だから今、あの二人が何をしているのかも知らないし――知りたくもない。
「ねえ日向君、今頃二人は宜しくやってるのかな」
知りたくもないって言ってんだろ。脳内でだけど。
「そんなこと知るかよ」
「気にならないの?」
「俺は野次馬じゃない」
つまらないなあ日向君は――と言って、狛枝は大袈裟に天を仰いでみせた。
「希望溢れる超高校級のメカニックと超高校級の飼育委員が今、二人だけでらぶらぶしてるんだよ? 何をしているのかとか、これからどうなるのかとか――とても興味深いじゃないか!」
いっそ爽やかだと思ってしまうくらい、野次馬根性剥き出しだな此奴。
「らぶらぶって、全然らぶらぶじゃなかっただろ」
「そうかな? 田中君はでれでれだったし、左右田君はつんつんつんでれだったじゃないか」
つんつんつんでれって何だよ。
「にしても――左右田君、凄い天の邪鬼だったね。あ、言っておくけど僕は、好きな相手にあんなつんつんするような人間じゃないからね。

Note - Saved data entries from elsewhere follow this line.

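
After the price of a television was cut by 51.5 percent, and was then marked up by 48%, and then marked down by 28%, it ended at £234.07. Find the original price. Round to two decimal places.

£452.91

Undoing the 28% decrease: £234.07 ÷ 0.72 ≈ £325.097222.
Undoing the 48% increase: £325.097222 ÷ 1.48 ≈ £219.660285.
Undoing the 51.5% decrease: £219.660285 ÷ 0.485 ≈ £452.91.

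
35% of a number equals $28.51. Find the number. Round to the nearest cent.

$81.46

$28.51 ÷ 0.35 ≈ $81.46.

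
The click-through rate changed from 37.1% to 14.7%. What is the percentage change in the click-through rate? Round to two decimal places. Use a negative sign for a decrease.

-60.38%

The change is 14.7 − 37.1 = -22.4 percentage points.
Relative to the original 37.1%, that is -22.4 ÷ 37.1 ≈ -60.38%.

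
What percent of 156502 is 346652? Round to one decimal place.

346652 ÷ 156502 ≈ 221.5%.

221.5%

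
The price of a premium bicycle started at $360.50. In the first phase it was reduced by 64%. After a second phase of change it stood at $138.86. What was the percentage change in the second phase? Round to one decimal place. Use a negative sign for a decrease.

After the first phase: $360.50 × 0.36 = $129.78.
Second-phase multiplier: $138.86 ÷ $129.78 ≈ 1.06996.
That is a change of 7.0%.

7.0%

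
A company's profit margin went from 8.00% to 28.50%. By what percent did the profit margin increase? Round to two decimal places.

256.25%

The change is 28.50 − 8.00 = 20.50 percentage points.
Relative to the original 8.00%, that is 20.50 ÷ 8.00 = 256.25%.
So the profit margin rose by 256.25%.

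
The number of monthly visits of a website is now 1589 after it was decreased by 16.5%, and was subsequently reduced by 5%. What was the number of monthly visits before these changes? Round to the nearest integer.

Undoing the 5% decrease: 1589 ÷ 0.95 ≈ 1672.631579.
Undoing the 16.5% decrease: 1672.631579 ÷ 0.835 ≈ 2003.

2003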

あれは絶望病のせいじゃなくて、左右田君の人格に問題が――あ、いや、問題じゃなくてね、えっと――と、とにかく! あれは左右田君自身の性状なんだよ!」
だから僕はツンデレじゃないんだ――と、自虐と賞賛を忘れてしまうくらいに慌てながら、狛枝が必死に否定してきた。
何で必死なんだよ此奴。
「何でそんなに必死なんだよ」
「だって、僕みたいなこの世の害悪を凝縮したような屑が、好きな相手につんつんするなんて――そんな身の程知らずなことをする馬鹿だとは思われたくないし」
此奴、遠回しに左右田のことを馬鹿って言ってないか。
「――まあ、言いたいことは判った。お前がツンデレじゃないってのも判った。だから黙れ」
「あははっ、日向君。もしかして日向君も――ツンデレ?」
俺は無言で狛枝の頭を叩いた。
――――
「はああっ、今日はとっても楽しかったですぅっ」
「楽しかったねっ、蟹さん踏み潰すの!」
また明日もやろうよ、罪木おねぇ――と言って、西園寺は無邪気に笑った。言っていることは邪気に満ちているが。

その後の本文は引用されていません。